Francine is not sleeping. Her reading light is on. Leonard hesitates outside, holding her tray unsteadily in his good hand. He can’t settle on what lie to tell. He’ll keep it simple, he decides: tell her that he’s going walking. She won’t be pleased to hear that. She’ll be working, after all, plagued by toddlers and curriculums, while she imagines he is having fun on what promises — incorrectly, as it turns out — to be a dry and pretty day. October at its best.

“I wish you wouldn’t do that,” she says, when finally he backs open the door and steps round the bed to place the breakfast tray across her lap.

“Do what?”

“Walk about with nothing on. Before breakfast.”

“You used to like it once. More than once, even.”
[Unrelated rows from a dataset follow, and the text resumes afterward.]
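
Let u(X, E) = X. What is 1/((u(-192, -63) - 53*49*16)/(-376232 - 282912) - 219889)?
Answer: -82393/18117309159 ≈ -4.5477e-6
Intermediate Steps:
1/((u(-192, -63) - 53*49*16)/(-376232 - 282912) - 219889) = 1/((-192 - 53*49*16)/(-376232 - 282912) - 219889) = 1/((-192 - 2597*16)/(-659144) - 219889) = 1/((-192 - 41552)*(-1/659144) - 219889) = 1/(-41744*(-1/659144) - 219889) = 1/(5218/82393 - 219889) = 1/(-18117309159/82393) = -82393/18117309159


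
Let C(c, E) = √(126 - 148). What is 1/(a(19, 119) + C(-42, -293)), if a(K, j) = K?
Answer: 19/383 - I*√22/383 ≈ 0.049608 - 0.012247*I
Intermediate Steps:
C(c, E) = I*√22 (C(c, E) = √(-22) = I*√22)
1/(a(19, 119) + C(-42, -293)) = 1/(19 + I*√22)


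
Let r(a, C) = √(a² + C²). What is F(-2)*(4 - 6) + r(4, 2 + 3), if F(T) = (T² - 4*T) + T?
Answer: -20 + √41 ≈ -13.597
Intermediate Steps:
F(T) = T² - 3*T
r(a, C) = √(C² + a²)
F(-2)*(4 - 6) + r(4, 2 + 3) = (-2*(-3 - 2))*(4 - 6) + √((2 + 3)² + 4²) = -2*(-5)*(-2) + √(5² + 16) = 10*(-2) + √(25 + 16) = -20 + √41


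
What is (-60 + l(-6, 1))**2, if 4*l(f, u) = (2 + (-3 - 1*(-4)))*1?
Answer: 56169/16 ≈ 3510.6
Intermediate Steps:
l(f, u) = 3/4 (l(f, u) = ((2 + (-3 - 1*(-4)))*1)/4 = ((2 + (-3 + 4))*1)/4 = ((2 + 1)*1)/4 = (3*1)/4 = (1/4)*3 = 3/4)
(-60 + l(-6, 1))**2 = (-60 + 3/4)**2 = (-237/4)**2 = 56169/16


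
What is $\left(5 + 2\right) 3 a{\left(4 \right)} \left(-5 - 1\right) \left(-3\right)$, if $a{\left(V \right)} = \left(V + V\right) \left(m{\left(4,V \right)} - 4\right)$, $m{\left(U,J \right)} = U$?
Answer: $0$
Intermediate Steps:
$a{\left(V \right)} = 0$ ($a{\left(V \right)} = \left(V + V\right) \left(4 - 4\right) = 2 V 0 = 0$)
$\left(5 + 2\right) 3 a{\left(4 \right)} \left(-5 - 1\right) \left(-3\right) = \left(5 + 2\right) 3 \cdot 0 \left(-5 - 1\right) \left(-3\right) = 7 \cdot 3 \cdot 0 \left(\left(-6\right) \left(-3\right)\right) = 21 \cdot 0 \cdot 18 = 0 \cdot 18 = 0$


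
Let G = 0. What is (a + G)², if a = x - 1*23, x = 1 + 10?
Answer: 144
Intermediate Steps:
x = 11
a = -12 (a = 11 - 1*23 = 11 - 23 = -12)
(a + G)² = (-12 + 0)² = (-12)² = 144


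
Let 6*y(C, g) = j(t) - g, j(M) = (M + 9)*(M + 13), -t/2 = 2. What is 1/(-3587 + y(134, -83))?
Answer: -3/10697 ≈ -0.00028045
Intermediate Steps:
t = -4 (t = -2*2 = -4)
j(M) = (9 + M)*(13 + M)
y(C, g) = 15/2 - g/6 (y(C, g) = ((117 + (-4)**2 + 22*(-4)) - g)/6 = ((117 + 16 - 88) - g)/6 = (45 - g)/6 = 15/2 - g/6)
1/(-3587 + y(134, -83)) = 1/(-3587 + (15/2 - 1/6*(-83))) = 1/(-3587 + (15/2 + 83/6)) = 1/(-3587 + 64/3) = 1/(-10697/3) = -3/10697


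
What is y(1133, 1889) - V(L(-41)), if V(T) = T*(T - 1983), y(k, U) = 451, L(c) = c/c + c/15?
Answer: -672571/225 ≈ -2989.2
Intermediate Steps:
L(c) = 1 + c/15 (L(c) = 1 + c*(1/15) = 1 + c/15)
V(T) = T*(-1983 + T)
y(1133, 1889) - V(L(-41)) = 451 - (1 + (1/15)*(-41))*(-1983 + (1 + (1/15)*(-41))) = 451 - (1 - 41/15)*(-1983 + (1 - 41/15)) = 451 - (-26)*(-1983 - 26/15)/15 = 451 - (-26)*(-29771)/(15*15) = 451 - 1*774046/225 = 451 - 774046/225 = -672571/225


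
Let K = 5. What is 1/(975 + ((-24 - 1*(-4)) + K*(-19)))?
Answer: 1/860 ≈ 0.0011628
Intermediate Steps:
1/(975 + ((-24 - 1*(-4)) + K*(-19))) = 1/(975 + ((-24 - 1*(-4)) + 5*(-19))) = 1/(975 + ((-24 + 4) - 95)) = 1/(975 + (-20 - 95)) = 1/(975 - 115) = 1/860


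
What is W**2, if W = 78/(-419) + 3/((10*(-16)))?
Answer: 188705169/4494361600 ≈ 0.041987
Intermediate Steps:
W = -13737/67040 (W = 78*(-1/419) + 3/(-160) = -78/419 + 3*(-1/160) = -78/419 - 3/160 = -13737/67040 ≈ -0.20491)
W**2 = (-13737/67040)**2 = 188705169/4494361600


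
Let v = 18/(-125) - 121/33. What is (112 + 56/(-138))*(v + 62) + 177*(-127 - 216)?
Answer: -56115017/1035 ≈ -54217.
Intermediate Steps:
v = -1429/375 (v = 18*(-1/125) - 121*1/33 = -18/125 - 11/3 = -1429/375 ≈ -3.8107)
(112 + 56/(-138))*(v + 62) + 177*(-127 - 216) = (112 + 56/(-138))*(-1429/375 + 62) + 177*(-127 - 216) = (112 + 56*(-1/138))*(21821/375) + 177*(-343) = (112 - 28/69)*(21821/375) - 60711 = (7700/69)*(21821/375) - 60711 = 6720868/1035 - 60711 = -56115017/1035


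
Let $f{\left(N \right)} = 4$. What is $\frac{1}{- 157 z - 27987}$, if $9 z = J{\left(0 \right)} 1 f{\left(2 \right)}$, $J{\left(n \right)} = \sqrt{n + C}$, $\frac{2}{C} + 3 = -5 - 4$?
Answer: $- \frac{6800841}{190335334259} + \frac{2826 i \sqrt{6}}{190335334259} \approx -3.5731 \cdot 10^{-5} + 3.6369 \cdot 10^{-8} i$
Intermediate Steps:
$C = - \frac{1}{6}$ ($C = \frac{2}{-3 - 9} = \frac{2}{-12} = 2 \left(- \frac{1}{12}\right) = - \frac{1}{6} \approx -0.16667$)
$J{\left(n \right)} = \sqrt{- \frac{1}{6} + n}$ ($J{\left(n \right)} = \sqrt{n - \frac{1}{6}} = \sqrt{- \frac{1}{6} + n}$)
$z = \frac{2 i \sqrt{6}}{27}$ ($z = \frac{\frac{\sqrt{-6 + 36 \cdot 0}}{6} \cdot 1 \cdot 4}{9} = \frac{\frac{\sqrt{-6 + 0}}{6} \cdot 4}{9} = \frac{\frac{\sqrt{-6}}{6} \cdot 4}{9} = \frac{\frac{i \sqrt{6}}{6} \cdot 4}{9} = \frac{\frac{2}{3} i \sqrt{6}}{9} = \frac{2 i \sqrt{6}}{27} \approx 0.18144 i$)
$\frac{1}{- 157 z - 27987} = \frac{1}{- 157 \frac{2 i \sqrt{6}}{27} - 27987} = \frac{1}{- \frac{314 i \sqrt{6}}{27} - 27987} = \frac{1}{-27987 - \frac{314 i \sqrt{6}}{27}}$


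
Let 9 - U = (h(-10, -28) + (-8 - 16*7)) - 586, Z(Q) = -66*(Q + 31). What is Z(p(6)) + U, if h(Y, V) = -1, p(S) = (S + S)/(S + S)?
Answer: -1396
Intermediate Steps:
p(S) = 1 (p(S) = (2*S)/((2*S)) = (2*S)*(1/(2*S)) = 1)
Z(Q) = -2046 - 66*Q (Z(Q) = -66*(31 + Q) = -2046 - 66*Q)
U = 716 (U = 9 - ((-1 + (-8 - 16*7)) - 586) = 9 - ((-1 + (-8 - 112)) - 586) = 9 - ((-1 - 120) - 586) = 9 - (-121 - 586) = 9 - 1*(-707) = 9 + 707 = 716)
Z(p(6)) + U = (-2046 - 66*1) + 716 = (-2046 - 66) + 716 = -2112 + 716 = -1396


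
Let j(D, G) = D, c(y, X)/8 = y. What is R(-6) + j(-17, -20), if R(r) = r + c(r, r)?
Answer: -71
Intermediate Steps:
c(y, X) = 8*y
R(r) = 9*r (R(r) = r + 8*r = 9*r)
R(-6) + j(-17, -20) = 9*(-6) - 17 = -54 - 17 = -71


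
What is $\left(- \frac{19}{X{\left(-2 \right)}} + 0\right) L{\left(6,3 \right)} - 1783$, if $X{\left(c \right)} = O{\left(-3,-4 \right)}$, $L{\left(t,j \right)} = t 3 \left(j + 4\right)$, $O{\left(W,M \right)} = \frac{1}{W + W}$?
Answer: $12581$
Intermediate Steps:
$O{\left(W,M \right)} = \frac{1}{2 W}$
$L{\left(t,j \right)} = 3 t \left(4 + j\right)$
$X{\left(c \right)} = - \frac{1}{6}$ ($X{\left(c \right)} = \frac{1}{2 \left(-3\right)} = \frac{1}{2} \left(- \frac{1}{3}\right) = - \frac{1}{6}$)
$\left(- \frac{19}{X{\left(-2 \right)}} + 0\right) L{\left(6,3 \right)} - 1783 = \left(- \frac{19}{- \frac{1}{6}} + 0\right) 3 \cdot 6 \left(4 + 3\right) - 1783 = \left(\left(-19\right) \left(-6\right) + 0\right) 3 \cdot 6 \cdot 7 - 1783 = \left(114 + 0\right) 126 - 1783 = 114 \cdot 126 - 1783 = 14364 - 1783 = 12581$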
“Well, that was then.” She’s smiling, though.

“Curtains?”

“Please.”

He has his back to her as he pulls aside the heavy Spanish prints until the sunlight slants and corrugates across the bed. “I might go up into the forests today. See some trees. Some autumn color. I need the exercise. I’m getting portly.” He pinches the flesh at his waist and stretches it out a few centimeters. She cannot see his face, though he can see her in the window glass, sitting up in bed and staring squarely at the skelfwood cupboards opposite.

“Yes, go,” she says. “Enjoy yourself”—not meaning it but wanting to.

HE DRIVES THE GIGMOBILE, his aged liquid-fuel camper van, taking his time. He has all day. He is not even sure if he will complete the journey. He does not take the motorway after all. Making it circuitous and slow, on minor routes, not only saves him Routeway points but allows him greater opportunity to change his mind and flee back home. At first he does his best to concentrate on Maxie Lermon, listening to rolling news on the radio, playing out the conversation he might have with the police officers, and even rehearsing an interview on television with the woman in the shawl: “Yes, we were friends.” But Francine’s odd remark troubles him. “Well, that was then.” What does she mean by then? Before what? Before he became the tortoise with the paunch? He shakes his head. He’s worrying too much, as usual. But certainly he felt foolish and disappointed when she said, “Well, that was then.” He hoped to be attractive to her, naked, one-armed, with the tray. Once, many years ago, when they first met, she called him “Waiter” as he walked round the room with nothing on, and the breakfast he brought her went cold while they made love.

So music, then. To cheer himself, he will listen to himself. Most of his own recordings as well as cover versions of his compositions are stored on the van’s system. He does not like to play them at home. He is by nature both modest and secretive. But when he is alone and driving, who is there to care? He scrolls through the menu and selects Live at the Factory. This session, which was broadcast on the radio to hardly anyone as part of the “Approaching Midnight” series of new work, was judged too obdurate and odd at the time (a raging winter evening, almost ten years ago) to be issued by his recording company. This is Leonard’s own download. It is not perfect. But he is fond of it. He truly stretched himself that night — and was rewarded for the stretching in life-changing ways. “In an unexpected adjustment to this evening’s jazz recital,” the announcer explains, as the van heads south through suburbs and doughnut estates into the managed countryside and its network of preservation highways, “composer and saxophonist Lennie Less will play unaccompanied. Owing to the severe weather, his quartet has not been able to reach Brighton.” There is laughter and applause, and someone shouts out “Less is more,” as someone nearly always does when Leonard’s in the lineup. Then the concert host, reduced to cliché by the pressure of live radio and the panic of a green on-air light, overloads the microphone with “Ladies and gentlemen, let’s welcome to the Factory tonight … on tenor” and then steps a pace too far away, reproved by his own feedback, to offer, not audibly enough, “Mister. Lennie. Less.” (“It rhymes with penniless, as befits a jazzman,” his agent said when they agreed on this stage name instead of plain, unexciting Leonard Lessing.)